Reconciling changing my own changing outlook with my spouse’s perspectives


Hi Brooke,

I have been learning so much from what you teach, it has been life-changing to me. Thank you!

I am working on making some decisions about where next to take my career and starting my own coaching business. In this, there are some financial considerations (ie. changing strategies on how to save up for a house that we want to build, how to pay for student loans, how to pay for childcare in this transition) as well as having to consider the impact this may have on our family (ie. where will my son go to school, will we be near family, etc.) I fully intend to take all action needed to achieve the various results I want, and very much believe that I can do so, but also recognize that sometimes things just don’t work out as planned and that it may be necessary to re-strategize and “try again.” My husband is very much a pragmatist and does have very good mental health (very good way of approaching problems, managing his mind, following through on commitments, resilient, etc.) However, he is not participating self-coaching process I have chosen for myself, so there are still differences in how we are choosing to perceive situations. He is very much supportive of my decisions about starting a business. But he shares concerns related to the practical considerations above. I am open to the idea that as I embark on this new journey, because of the learning process involved, I may not achieve the results according to a timeline that me and my husband would find ideal (as originally planned), and that I will need to learn to accommodate to the changing circumstances along the way, knowing I will achieve my goal in the end.
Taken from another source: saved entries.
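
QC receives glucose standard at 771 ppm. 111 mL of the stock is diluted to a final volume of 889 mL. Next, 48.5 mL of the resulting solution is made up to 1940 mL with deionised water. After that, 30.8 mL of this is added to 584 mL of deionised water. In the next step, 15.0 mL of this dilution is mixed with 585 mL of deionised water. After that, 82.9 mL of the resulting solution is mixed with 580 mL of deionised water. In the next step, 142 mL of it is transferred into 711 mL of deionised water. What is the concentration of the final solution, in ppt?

62.8 ppt

Overall dilution factor = 8.009 × 40 × 19.96 × 40 × 7.996 × 6.007 = 1.23 × 10⁷.
771 ppm / 1.23 × 10⁷ = 6.28 × 10⁻⁵ ppm = 62.8 ppt.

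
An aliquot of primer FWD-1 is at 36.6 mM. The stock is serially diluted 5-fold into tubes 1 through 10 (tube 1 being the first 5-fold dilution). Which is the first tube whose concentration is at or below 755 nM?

tube 7

Tube n has concentration 36.6 mM / 5ⁿ.
Need 5ⁿ ≥ 36.6 mM / 755 nM = 4.85 × 10⁴, so n ≥ 6.70.
First such tube: n = 7.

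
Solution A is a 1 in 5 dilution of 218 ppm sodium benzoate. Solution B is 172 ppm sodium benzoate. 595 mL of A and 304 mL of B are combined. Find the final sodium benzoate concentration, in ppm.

C_A = 218 ppm / 5 = 43.6 ppm.
C_mix = (C_A·V_A + C_B·V_B)/(V_A + V_B) = (43.6×595 + 172×304) / 899.0 = 87.0 ppm.

87.0 ppm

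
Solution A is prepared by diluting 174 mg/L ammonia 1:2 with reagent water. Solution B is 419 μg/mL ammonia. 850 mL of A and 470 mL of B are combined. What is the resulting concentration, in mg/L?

C_A = 174 mg/L / 2 = 87.0 mg/L.
C_B = 419 μg/mL = 419 mg/L.
C_mix = (C_A·V_A + C_B·V_B)/(V_A + V_B) = (87.0×850 + 419×470) / 1320 = 205 mg/L.

205 mg/L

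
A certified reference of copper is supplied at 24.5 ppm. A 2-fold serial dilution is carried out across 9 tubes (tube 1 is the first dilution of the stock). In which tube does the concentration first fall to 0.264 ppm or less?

tube 7

Tube n has concentration 24.5 ppm / 2ⁿ.
Need 2ⁿ ≥ 24.5 ppm / 0.264 ppm = 92.8, so n ≥ 6.54.
First such tube: n = 7.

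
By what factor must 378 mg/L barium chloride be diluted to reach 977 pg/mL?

Factor = C₀/C_target = 378 mg/L / 977 pg/mL = 3.87 × 10⁵.

3.87 × 10⁵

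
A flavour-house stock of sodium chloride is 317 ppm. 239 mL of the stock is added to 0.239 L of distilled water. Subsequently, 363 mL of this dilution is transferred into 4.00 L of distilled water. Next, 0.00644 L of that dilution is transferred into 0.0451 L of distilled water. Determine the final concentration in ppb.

Overall dilution factor = 2 × 12.02 × 8.003 = 192.
317 ppm / 192 = 1.65 ppm = 1650 ppb.

1650 ppb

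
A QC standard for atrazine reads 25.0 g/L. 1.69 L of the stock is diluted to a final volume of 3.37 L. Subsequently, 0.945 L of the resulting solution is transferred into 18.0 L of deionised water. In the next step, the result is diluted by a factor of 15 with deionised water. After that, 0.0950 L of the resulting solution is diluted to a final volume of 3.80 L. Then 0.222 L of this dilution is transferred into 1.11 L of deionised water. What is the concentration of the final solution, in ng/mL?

Overall dilution factor = 1.994 × 20.05 × 15 × 40 × 6 = 1.44 × 10⁵.
25.0 g/L / 1.44 × 10⁵ = 1.74 × 10⁻⁴ g/L = 174 ng/mL.

174 ng/mL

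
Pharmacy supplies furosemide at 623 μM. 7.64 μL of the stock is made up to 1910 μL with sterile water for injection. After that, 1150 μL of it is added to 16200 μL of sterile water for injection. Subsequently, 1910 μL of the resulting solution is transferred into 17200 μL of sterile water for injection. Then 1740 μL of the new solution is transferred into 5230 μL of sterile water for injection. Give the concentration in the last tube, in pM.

4120 pM

Overall dilution factor = 250 × 15.09 × 10.01 × 4.006 = 1.51 × 10⁵.
623 μM / 1.51 × 10⁵ = 4.12 × 10⁻³ μM = 4120 pM.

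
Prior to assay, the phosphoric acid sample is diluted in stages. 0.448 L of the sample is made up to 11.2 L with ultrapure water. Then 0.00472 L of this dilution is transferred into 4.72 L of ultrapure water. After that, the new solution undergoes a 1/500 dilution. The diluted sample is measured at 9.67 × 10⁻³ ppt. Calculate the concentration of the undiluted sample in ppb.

121 ppb

Overall dilution factor = 25 × 1001 × 500 = 1.25 × 10⁷.
Original = 9.67 × 10⁻³ ppt × 1.25 × 10⁷ = 1.21 × 10⁵ ppt = 121 ppb.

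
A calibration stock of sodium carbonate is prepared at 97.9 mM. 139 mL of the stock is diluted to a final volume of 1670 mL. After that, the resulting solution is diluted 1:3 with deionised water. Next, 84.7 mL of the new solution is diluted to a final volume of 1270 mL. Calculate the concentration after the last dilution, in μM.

181 μM

Overall dilution factor = 12.01 × 3 × 14.99 = 540.
97.9 mM / 540 = 0.181 mM = 181 μM.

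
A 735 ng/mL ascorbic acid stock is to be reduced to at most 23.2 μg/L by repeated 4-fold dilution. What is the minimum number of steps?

Need 4ⁿ ≥ 31.7, so n ≥ log(31.7)/log(4) = 2.49.
Minimum whole steps: n = 3.

3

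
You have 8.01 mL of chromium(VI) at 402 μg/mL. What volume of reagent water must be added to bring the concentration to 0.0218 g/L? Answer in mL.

140 mL

0.0218 g/L = 21.8 μg/mL.
V₂ = C₁V₁/C₂ = 402 × 8.01 / 21.8 = 148 mL.
Diluent to add = V₂ − V₁ = 148 − 8.01 = 140 mL.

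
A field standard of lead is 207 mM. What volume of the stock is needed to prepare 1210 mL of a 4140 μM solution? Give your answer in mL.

4140 μM = 4.14 mM.
V₁ = C₂V₂/C₁ = 4.14 × 1210 / 207 = 24.2 mL.

24.2 mL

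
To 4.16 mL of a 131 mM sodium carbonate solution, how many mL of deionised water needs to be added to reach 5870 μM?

5870 μM = 5.87 mM.
V₂ = C₁V₁/C₂ = 131 × 4.16 / 5.87 = 92.8 mL.
Diluent to add = V₂ − V₁ = 92.8 − 4.16 = 88.7 mL.

88.7 mL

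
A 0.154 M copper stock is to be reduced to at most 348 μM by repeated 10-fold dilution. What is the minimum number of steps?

Need 10ⁿ ≥ 443, so n ≥ log(443)/log(10) = 2.65.
Minimum whole steps: n = 3.

3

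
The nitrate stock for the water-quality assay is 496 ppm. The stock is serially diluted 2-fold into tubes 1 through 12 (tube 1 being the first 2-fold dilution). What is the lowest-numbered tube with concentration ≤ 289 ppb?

tube 11

Tube n has concentration 496 ppm / 2ⁿ.
Need 2ⁿ ≥ 496 ppm / 289 ppb = 1716, so n ≥ 10.75.
First such tube: n = 11.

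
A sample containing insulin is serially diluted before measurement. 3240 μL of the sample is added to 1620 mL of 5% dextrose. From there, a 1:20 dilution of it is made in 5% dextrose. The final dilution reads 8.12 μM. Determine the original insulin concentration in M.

0.0814 M

Overall dilution factor = 501 × 20 = 1.00 × 10⁴.
Original = 8.12 μM × 1.00 × 10⁴ = 8.14 × 10⁴ μM = 0.0814 M.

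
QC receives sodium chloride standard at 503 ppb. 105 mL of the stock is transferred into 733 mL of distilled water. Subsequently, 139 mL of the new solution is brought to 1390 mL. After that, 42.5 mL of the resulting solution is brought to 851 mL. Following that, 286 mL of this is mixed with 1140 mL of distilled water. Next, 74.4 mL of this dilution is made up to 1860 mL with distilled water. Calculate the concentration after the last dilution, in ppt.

2.53 ppt

Overall dilution factor = 7.981 × 10 × 20.02 × 4.986 × 25 = 1.99 × 10⁵.
503 ppb / 1.99 × 10⁵ = 2.53 × 10⁻³ ppb = 2.53 ppt.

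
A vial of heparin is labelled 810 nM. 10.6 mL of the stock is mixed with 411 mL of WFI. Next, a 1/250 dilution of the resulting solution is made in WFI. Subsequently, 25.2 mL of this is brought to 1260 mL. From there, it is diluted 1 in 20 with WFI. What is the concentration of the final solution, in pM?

0.0815 pM

Overall dilution factor = 39.77 × 250 × 50 × 20 = 9.94 × 10⁶.
810 nM / 9.94 × 10⁶ = 8.15 × 10⁻⁵ nM = 0.0815 pM.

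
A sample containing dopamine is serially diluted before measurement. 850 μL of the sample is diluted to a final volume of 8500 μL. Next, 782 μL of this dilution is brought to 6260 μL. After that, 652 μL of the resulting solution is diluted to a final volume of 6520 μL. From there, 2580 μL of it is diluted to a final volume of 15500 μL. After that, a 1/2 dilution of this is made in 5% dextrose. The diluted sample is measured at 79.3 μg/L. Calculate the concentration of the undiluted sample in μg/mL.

763 μg/mL

Overall dilution factor = 10 × 8.005 × 10 × 6.008 × 2 = 9619.
Original = 79.3 μg/L × 9619 = 7.63 × 10⁵ μg/L = 763 μg/mL.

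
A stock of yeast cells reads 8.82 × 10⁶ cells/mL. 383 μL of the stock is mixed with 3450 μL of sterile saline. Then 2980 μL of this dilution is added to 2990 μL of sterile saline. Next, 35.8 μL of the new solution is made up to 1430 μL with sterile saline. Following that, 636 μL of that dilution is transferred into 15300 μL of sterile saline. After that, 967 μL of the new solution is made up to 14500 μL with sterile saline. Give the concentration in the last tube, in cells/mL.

29.3 cells/mL

Overall dilution factor = 10.01 × 2.003 × 39.94 × 25.06 × 14.99 = 3.01 × 10⁵.
8.82 × 10⁶ cells/mL / 3.01 × 10⁵ = 29.3 cells/mL.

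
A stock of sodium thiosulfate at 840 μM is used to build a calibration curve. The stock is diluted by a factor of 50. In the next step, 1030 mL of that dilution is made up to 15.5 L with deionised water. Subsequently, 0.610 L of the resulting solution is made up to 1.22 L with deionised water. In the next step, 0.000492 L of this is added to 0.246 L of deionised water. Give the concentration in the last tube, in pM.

1110 pM

Overall dilution factor = 50 × 15.05 × 2 × 501 = 7.54 × 10⁵.
840 μM / 7.54 × 10⁵ = 1.11 × 10⁻³ μM = 1110 pM.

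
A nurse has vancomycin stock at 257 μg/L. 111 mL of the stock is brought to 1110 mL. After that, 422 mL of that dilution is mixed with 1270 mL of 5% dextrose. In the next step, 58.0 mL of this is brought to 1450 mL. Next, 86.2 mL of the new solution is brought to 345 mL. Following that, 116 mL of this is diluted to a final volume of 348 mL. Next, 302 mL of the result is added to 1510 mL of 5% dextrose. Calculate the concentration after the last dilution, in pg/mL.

Overall dilution factor = 10 × 4.009 × 25 × 4.002 × 3 × 6 = 7.22 × 10⁴.
257 μg/L / 7.22 × 10⁴ = 3.56 × 10⁻³ μg/L = 3.56 pg/mL.

3.56 pg/mL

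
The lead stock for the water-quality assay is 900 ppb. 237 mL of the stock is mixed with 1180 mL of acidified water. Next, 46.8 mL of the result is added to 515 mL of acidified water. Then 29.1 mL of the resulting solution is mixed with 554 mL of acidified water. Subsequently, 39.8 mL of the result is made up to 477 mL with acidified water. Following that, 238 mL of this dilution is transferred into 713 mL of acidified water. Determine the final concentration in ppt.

13.1 ppt

Overall dilution factor = 5.979 × 12.00 × 20.04 × 11.98 × 3.996 = 6.89 × 10⁴.
900 ppb / 6.89 × 10⁴ = 0.0131 ppb = 13.1 ppt.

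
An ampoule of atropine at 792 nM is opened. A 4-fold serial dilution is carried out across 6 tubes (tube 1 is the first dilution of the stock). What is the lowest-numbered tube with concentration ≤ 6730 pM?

tube 4

Tube n has concentration 792 nM / 4ⁿ.
Need 4ⁿ ≥ 792 nM / 6730 pM = 118, so n ≥ 3.44.
First such tube: n = 4.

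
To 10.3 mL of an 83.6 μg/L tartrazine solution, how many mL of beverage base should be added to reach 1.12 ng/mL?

759 mL

1.12 ng/mL = 1.12 μg/L.
V₂ = C₁V₁/C₂ = 83.6 × 10.3 / 1.12 = 769 mL.
Diluent to add = V₂ − V₁ = 769 − 10.3 = 759 mL.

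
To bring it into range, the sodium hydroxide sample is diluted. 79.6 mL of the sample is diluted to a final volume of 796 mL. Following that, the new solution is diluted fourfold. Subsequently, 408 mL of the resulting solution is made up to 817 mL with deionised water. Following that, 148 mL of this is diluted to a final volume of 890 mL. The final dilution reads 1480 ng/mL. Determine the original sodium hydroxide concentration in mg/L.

Overall dilution factor = 10 × 4 × 2.002 × 6.014 = 482.
Original = 1480 ng/mL × 482 = 7.13 × 10⁵ ng/mL = 713 mg/L.

713 mg/L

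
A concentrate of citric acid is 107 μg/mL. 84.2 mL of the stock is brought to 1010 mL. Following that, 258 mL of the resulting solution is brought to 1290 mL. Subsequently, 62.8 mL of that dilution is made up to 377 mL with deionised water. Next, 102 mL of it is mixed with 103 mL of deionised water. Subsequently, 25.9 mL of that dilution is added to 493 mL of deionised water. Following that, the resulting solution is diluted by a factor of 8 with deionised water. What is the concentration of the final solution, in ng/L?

Overall dilution factor = 12.00 × 5 × 6.003 × 2.010 × 20.03 × 8 = 1.16 × 10⁵.
107 μg/mL / 1.16 × 10⁵ = 9.23 × 10⁻⁴ μg/mL = 923 ng/L.

923 ng/L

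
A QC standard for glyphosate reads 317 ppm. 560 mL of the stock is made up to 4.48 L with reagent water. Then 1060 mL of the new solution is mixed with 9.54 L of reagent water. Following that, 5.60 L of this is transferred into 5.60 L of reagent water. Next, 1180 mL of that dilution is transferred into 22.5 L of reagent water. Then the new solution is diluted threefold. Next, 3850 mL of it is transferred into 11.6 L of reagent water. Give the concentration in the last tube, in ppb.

Overall dilution factor = 8 × 10 × 2 × 20.07 × 3 × 4.013 = 3.87 × 10⁴.
317 ppm / 3.87 × 10⁴ = 8.20 × 10⁻³ ppm = 8.20 ppb.

8.20 ppb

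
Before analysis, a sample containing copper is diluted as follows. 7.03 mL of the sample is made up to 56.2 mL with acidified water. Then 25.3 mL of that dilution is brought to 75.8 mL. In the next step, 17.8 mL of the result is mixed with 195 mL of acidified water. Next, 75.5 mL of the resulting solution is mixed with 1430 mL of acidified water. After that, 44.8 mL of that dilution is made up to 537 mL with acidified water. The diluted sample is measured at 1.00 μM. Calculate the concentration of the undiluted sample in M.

0.0684 M

Overall dilution factor = 7.994 × 2.996 × 11.96 × 19.94 × 11.99 = 6.84 × 10⁴.
Original = 1.00 μM × 6.84 × 10⁴ = 6.84 × 10⁴ μM = 0.0684 M.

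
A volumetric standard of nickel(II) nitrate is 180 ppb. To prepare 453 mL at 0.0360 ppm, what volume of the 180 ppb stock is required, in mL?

90.6 mL

0.0360 ppm = 36.0 ppb.
V₁ = C₂V₂/C₁ = 36.0 × 453 / 180 = 90.6 mL.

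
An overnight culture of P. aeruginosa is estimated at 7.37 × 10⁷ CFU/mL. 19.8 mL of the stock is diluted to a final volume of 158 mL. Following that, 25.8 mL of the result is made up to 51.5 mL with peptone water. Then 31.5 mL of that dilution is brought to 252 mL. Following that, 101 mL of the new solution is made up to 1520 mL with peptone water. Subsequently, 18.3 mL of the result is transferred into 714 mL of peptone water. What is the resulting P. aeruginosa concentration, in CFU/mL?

960 CFU/mL

Overall dilution factor = 7.980 × 1.996 × 8 × 15.05 × 40.02 = 7.67 × 10⁴.
7.37 × 10⁷ CFU/mL / 7.67 × 10⁴ = 960 CFU/mL.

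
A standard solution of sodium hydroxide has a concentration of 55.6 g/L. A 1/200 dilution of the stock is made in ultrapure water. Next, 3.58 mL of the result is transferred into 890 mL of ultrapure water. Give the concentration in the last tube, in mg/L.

1.11 mg/L

Overall dilution factor = 200 × 249.6 = 4.99 × 10⁴.
55.6 g/L / 4.99 × 10⁴ = 1.11 × 10⁻³ g/L = 1.11 mg/L.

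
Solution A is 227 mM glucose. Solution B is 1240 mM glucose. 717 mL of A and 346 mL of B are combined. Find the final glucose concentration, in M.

C_mix = (C_A·V_A + C_B·V_B)/(V_A + V_B) = (227×717 + 1240×346) / 1063 = 557 mM = 0.557 M.

0.557 M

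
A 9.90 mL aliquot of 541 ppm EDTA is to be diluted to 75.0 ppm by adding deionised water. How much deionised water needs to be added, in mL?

V₂ = C₁V₁/C₂ = 541 × 9.90 / 75.0 = 71.4 mL.
Diluent to add = V₂ − V₁ = 71.4 − 9.90 = 61.5 mL.

61.5 mL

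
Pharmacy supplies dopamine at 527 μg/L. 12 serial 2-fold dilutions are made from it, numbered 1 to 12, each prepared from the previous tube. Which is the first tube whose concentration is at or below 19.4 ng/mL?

Tube n has concentration 527 μg/L / 2ⁿ.
Need 2ⁿ ≥ 527 μg/L / 19.4 ng/mL = 27.2, so n ≥ 4.76.
First such tube: n = 5.

tube 5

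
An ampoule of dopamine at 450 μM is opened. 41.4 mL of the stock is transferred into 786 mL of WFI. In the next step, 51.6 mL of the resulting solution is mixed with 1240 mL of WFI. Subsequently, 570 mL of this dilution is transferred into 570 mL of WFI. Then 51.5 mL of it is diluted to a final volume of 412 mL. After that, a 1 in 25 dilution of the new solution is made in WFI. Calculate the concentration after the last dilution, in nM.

2.25 nM

Overall dilution factor = 19.99 × 25.03 × 2 × 8 × 25 = 2.00 × 10⁵.
450 μM / 2.00 × 10⁵ = 2.25 × 10⁻³ μM = 2.25 nM.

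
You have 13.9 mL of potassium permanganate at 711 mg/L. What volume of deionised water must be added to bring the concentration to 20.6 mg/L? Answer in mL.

V₂ = C₁V₁/C₂ = 711 × 13.9 / 20.6 = 480 mL.
Diluent to add = V₂ − V₁ = 480 − 13.9 = 466 mL.

466 mL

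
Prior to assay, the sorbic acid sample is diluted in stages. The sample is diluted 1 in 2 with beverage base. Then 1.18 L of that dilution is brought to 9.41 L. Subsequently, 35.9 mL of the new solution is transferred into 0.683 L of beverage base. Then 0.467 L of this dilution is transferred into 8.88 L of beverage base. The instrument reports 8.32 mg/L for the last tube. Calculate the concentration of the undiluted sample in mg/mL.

53.2 mg/mL

Overall dilution factor = 2 × 7.975 × 20.03 × 20.01 = 6392.
Original = 8.32 mg/L × 6392 = 5.32 × 10⁴ mg/L = 53.2 mg/mL.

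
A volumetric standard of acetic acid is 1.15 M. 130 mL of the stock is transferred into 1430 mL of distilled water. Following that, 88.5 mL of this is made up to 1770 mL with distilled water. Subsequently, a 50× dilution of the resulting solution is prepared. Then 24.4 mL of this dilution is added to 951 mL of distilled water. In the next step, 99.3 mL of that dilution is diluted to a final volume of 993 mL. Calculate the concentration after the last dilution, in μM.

0.240 μM

Overall dilution factor = 12 × 20 × 50 × 39.98 × 10 = 4.80 × 10⁶.
1.15 M / 4.80 × 10⁶ = 2.40 × 10⁻⁷ M = 0.240 μM.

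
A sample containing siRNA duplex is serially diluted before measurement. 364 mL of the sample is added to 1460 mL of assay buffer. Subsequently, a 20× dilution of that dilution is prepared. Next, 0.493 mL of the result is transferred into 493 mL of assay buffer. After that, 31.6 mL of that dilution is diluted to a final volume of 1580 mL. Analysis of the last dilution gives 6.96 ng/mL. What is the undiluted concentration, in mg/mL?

34.9 mg/mL

Overall dilution factor = 5.011 × 20 × 1001 × 50 = 5.02 × 10⁶.
Original = 6.96 ng/mL × 5.02 × 10⁶ = 3.49 × 10⁷ ng/mL = 34.9 mg/mL.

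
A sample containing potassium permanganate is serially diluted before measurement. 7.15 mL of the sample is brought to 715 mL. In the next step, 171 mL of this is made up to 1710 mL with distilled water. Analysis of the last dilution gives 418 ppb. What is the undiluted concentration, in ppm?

Overall dilution factor = 100 × 10 = 1000.
Original = 418 ppb × 1000 = 4.18 × 10⁵ ppb = 418 ppm.

418 ppm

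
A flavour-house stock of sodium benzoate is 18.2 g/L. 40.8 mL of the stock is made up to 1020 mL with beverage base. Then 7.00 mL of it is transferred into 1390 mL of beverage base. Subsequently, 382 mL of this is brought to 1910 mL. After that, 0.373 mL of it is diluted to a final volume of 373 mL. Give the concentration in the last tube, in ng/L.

730 ng/L

Overall dilution factor = 25 × 199.6 × 5 × 1000 = 2.49 × 10⁷.
18.2 g/L / 2.49 × 10⁷ = 7.30 × 10⁻⁷ g/L = 730 ng/L.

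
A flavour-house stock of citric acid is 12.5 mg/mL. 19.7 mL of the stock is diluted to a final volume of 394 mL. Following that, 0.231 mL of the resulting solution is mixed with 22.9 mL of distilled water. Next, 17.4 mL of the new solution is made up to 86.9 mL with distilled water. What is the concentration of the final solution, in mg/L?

1.25 mg/L

Overall dilution factor = 20 × 100.1 × 4.994 = 1.00 × 10⁴.
12.5 mg/mL / 1.00 × 10⁴ = 1.25 × 10⁻³ mg/mL = 1.25 mg/L.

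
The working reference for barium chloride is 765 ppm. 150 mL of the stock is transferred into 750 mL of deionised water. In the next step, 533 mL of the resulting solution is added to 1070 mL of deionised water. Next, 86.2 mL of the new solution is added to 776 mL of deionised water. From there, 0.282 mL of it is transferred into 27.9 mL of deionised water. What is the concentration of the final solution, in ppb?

Overall dilution factor = 6 × 3.008 × 10.00 × 99.94 = 1.80 × 10⁴.
765 ppm / 1.80 × 10⁴ = 0.0424 ppm = 42.4 ppb.

42.4 ppb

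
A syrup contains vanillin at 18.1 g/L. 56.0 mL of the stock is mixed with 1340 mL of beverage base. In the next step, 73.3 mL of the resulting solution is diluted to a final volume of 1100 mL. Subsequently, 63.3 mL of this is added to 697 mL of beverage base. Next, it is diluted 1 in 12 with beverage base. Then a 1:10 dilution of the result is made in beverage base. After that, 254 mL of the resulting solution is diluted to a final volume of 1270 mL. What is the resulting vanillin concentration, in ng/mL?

Overall dilution factor = 24.93 × 15.01 × 12.01 × 12 × 10 × 5 = 2.70 × 10⁶.
18.1 g/L / 2.70 × 10⁶ = 6.71 × 10⁻⁶ g/L = 6.71 ng/mL.

6.71 ng/mL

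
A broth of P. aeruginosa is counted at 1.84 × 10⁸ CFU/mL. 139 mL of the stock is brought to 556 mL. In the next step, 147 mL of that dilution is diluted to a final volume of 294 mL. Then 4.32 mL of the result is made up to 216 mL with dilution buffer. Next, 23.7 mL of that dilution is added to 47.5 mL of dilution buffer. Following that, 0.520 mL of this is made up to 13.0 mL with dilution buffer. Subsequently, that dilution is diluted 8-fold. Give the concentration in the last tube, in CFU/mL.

766 CFU/mL

Overall dilution factor = 4 × 2 × 50 × 3.004 × 25 × 8 = 2.40 × 10⁵.
1.84 × 10⁸ CFU/mL / 2.40 × 10⁵ = 766 CFU/mL.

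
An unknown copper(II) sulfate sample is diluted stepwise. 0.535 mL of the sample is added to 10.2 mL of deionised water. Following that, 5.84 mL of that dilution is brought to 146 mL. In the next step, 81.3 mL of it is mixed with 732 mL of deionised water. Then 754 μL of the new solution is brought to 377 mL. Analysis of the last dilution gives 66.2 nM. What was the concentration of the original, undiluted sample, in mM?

Overall dilution factor = 20.07 × 25 × 10.00 × 500 = 2.51 × 10⁶.
Original = 66.2 nM × 2.51 × 10⁶ = 1.66 × 10⁸ nM = 166 mM.

166 mM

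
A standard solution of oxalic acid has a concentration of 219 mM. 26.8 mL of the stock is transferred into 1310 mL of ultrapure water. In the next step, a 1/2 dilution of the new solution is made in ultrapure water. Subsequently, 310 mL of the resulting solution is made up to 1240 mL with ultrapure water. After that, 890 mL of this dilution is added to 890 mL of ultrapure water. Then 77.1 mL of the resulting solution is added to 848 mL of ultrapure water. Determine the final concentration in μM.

Overall dilution factor = 49.88 × 2 × 4 × 2 × 12.00 = 9576.
219 mM / 9576 = 0.0229 mM = 22.9 μM.

22.9 μM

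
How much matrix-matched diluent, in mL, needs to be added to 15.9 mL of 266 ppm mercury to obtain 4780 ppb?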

For example, I am accepting of the idea that perhaps we will not build a home according to our original timeline, if this means that I will develop my business and ultimately have the home and other things we want as well.

My questions are:
1. Should I be focusing more on defining the multiple results I want (ie. developing a successful coaching business, saving for a home to build according to our original timeline, paying off my loans by a certain time, being able to afford childcare, etc) and then finding the way to achieve it and just going for it, instead of thinking about the possibility of not achieving it? (I think yes; if things don’t go as planned, I will deal with that eventuality if needed). When making decisions about how to shape my business, considering in part what is best for our family, how do I reconcile my desire to go all in to really achieve what I set out to do, with my husband’s perspectives and concerns (which include very reasonable questions about how this will impact our original life plans)? I find that considering some of his perspective, which previously would have been my own as well, brings me to a place of fear and self-doubt that I find I have to work out of each time. I appreciate your thoughts on this!